On escalation between the U.S. and Iran

Remarks at Stanford University on Jan. 16, 2020: “Had American blood been spilled [in Iranian retaliatory strikes for the assassination of Qasem Soleimani] I think you would’ve seen strikes inside Iran in retaliation.”

“Once we would’ve struck the Iranian homeland, I think there would’ve been a massive escalatory dynamic.”

“For the Iranians, they say [the strike on Soleimani] as a declaration of war and in that context their ballistic missile response was actually fairly restrained.”

Op-ed in Foreign Policy on May 7, 2019: “Thousands of U.S. troops and Iranian-backed forces operate in close proximity to one another in Iraq, Syria, and the crowded waters of the Persian Gulf. Saudi Arabia and the United Arab Emirates continue to pursue their air campaign against Iranian-backed Houthis in Yemen despite international outrage over the world’s worst humanitarian disaster there. And Israel regularly conducts military strikes against Iranian arms shipments and infrastructure in Syria. In this volatile context, the scenarios for an intentional or inadvertent U.S.-Iran war are legion.

“If Iran or its proxies respond to U.S. pressure in ways that draw American blood or deal a major blow to critical oil infrastructure in the region, things could quickly get out of hand. Unlike in the latter years of the Obama administration, there are currently no high-level lines of communication between Washington and Tehran to manage a crisis. And hard-liners on all sides seem keen for a fight, looking for opportunities to escalate, rather than de-escalate, tensions.”

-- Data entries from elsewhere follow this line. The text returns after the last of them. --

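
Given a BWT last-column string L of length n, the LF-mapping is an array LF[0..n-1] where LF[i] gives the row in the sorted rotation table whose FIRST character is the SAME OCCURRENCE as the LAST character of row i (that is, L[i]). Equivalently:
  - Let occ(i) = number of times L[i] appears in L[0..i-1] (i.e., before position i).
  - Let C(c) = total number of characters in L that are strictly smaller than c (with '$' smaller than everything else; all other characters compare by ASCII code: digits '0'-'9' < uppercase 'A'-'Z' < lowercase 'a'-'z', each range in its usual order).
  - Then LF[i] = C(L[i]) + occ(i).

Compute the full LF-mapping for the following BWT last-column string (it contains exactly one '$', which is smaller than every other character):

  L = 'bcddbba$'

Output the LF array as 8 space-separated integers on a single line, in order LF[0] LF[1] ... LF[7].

Answer: 2 5 6 7 3 4 1 0

Derivation:
Char counts: '$':1, 'a':1, 'b':3, 'c':1, 'd':2
C (first-col start): C('$')=0, C('a')=1, C('b')=2, C('c')=5, C('d')=6
L[0]='b': occ=0, LF[0]=C('b')+0=2+0=2
L[1]='c': occ=0, LF[1]=C('c')+0=5+0=5
L[2]='d': occ=0, LF[2]=C('d')+0=6+0=6
L[3]='d': occ=1, LF[3]=C('d')+1=6+1=7
L[4]='b': occ=1, LF[4]=C('b')+1=2+1=3
L[5]='b': occ=2, LF[5]=C('b')+2=2+2=4
L[6]='a': occ=0, LF[6]=C('a')+0=1+0=1
L[7]='$': occ=0, LF[7]=C('$')+0=0+0=0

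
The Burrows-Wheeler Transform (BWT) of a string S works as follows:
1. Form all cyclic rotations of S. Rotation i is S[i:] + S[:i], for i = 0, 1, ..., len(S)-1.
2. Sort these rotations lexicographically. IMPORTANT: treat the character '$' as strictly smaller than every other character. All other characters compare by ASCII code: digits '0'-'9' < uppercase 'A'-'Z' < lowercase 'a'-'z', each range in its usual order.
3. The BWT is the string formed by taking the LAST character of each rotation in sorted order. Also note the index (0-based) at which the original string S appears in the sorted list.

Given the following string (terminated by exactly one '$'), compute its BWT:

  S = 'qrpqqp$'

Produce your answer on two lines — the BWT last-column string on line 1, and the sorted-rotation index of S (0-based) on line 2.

All 7 rotations (rotation i = S[i:]+S[:i]):
  rot[0] = qrpqqp$
  rot[1] = rpqqp$q
  rot[2] = pqqp$qr
  rot[3] = qqp$qrp
  rot[4] = qp$qrpq
  rot[5] = p$qrpqq
  rot[6] = $qrpqqp
Sorted (with $ < everything):
  sorted[0] = $qrpqqp  (last char: 'p')
  sorted[1] = p$qrpqq  (last char: 'q')
  sorted[2] = pqqp$qr  (last char: 'r')
  sorted[3] = qp$qrpq  (last char: 'q')
  sorted[4] = qqp$qrp  (last char: 'p')
  sorted[5] = qrpqqp$  (last char: '$')
  sorted[6] = rpqqp$q  (last char: 'q')
Last column: pqrqp$q
Original string S is at sorted index 5

Answer: pqrqp$q
5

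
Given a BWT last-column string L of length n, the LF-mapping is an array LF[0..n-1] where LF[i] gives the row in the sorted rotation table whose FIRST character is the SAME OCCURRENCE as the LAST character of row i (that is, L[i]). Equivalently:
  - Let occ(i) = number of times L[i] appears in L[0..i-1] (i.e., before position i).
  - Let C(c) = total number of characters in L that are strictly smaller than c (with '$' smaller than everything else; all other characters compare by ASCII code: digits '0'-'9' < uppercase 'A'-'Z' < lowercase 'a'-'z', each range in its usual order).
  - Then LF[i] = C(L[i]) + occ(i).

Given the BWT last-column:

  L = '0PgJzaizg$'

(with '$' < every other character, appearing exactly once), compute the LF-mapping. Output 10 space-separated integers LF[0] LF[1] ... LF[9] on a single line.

Char counts: '$':1, '0':1, 'J':1, 'P':1, 'a':1, 'g':2, 'i':1, 'z':2
C (first-col start): C('$')=0, C('0')=1, C('J')=2, C('P')=3, C('a')=4, C('g')=5, C('i')=7, C('z')=8
L[0]='0': occ=0, LF[0]=C('0')+0=1+0=1
L[1]='P': occ=0, LF[1]=C('P')+0=3+0=3
L[2]='g': occ=0, LF[2]=C('g')+0=5+0=5
L[3]='J': occ=0, LF[3]=C('J')+0=2+0=2
L[4]='z': occ=0, LF[4]=C('z')+0=8+0=8
L[5]='a': occ=0, LF[5]=C('a')+0=4+0=4
L[6]='i': occ=0, LF[6]=C('i')+0=7+0=7
L[7]='z': occ=1, LF[7]=C('z')+1=8+1=9
L[8]='g': occ=1, LF[8]=C('g')+1=5+1=6
L[9]='$': occ=0, LF[9]=C('$')+0=0+0=0

Answer: 1 3 5 2 8 4 7 9 6 0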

“This all adds up to a very dangerous moment. Before matters spin out of control, it would be wise for the administration to dial back the rhetoric, open high-level channels with Tehran, and signal a willingness to reenter the nuclear deal as a starting point for new negotiations. But there is zero prospect the administration will take this course. It is doubling down on a strategy of maximum tension, and there is growing evidence it is on a path toward war—whether Trump realizes it or not.”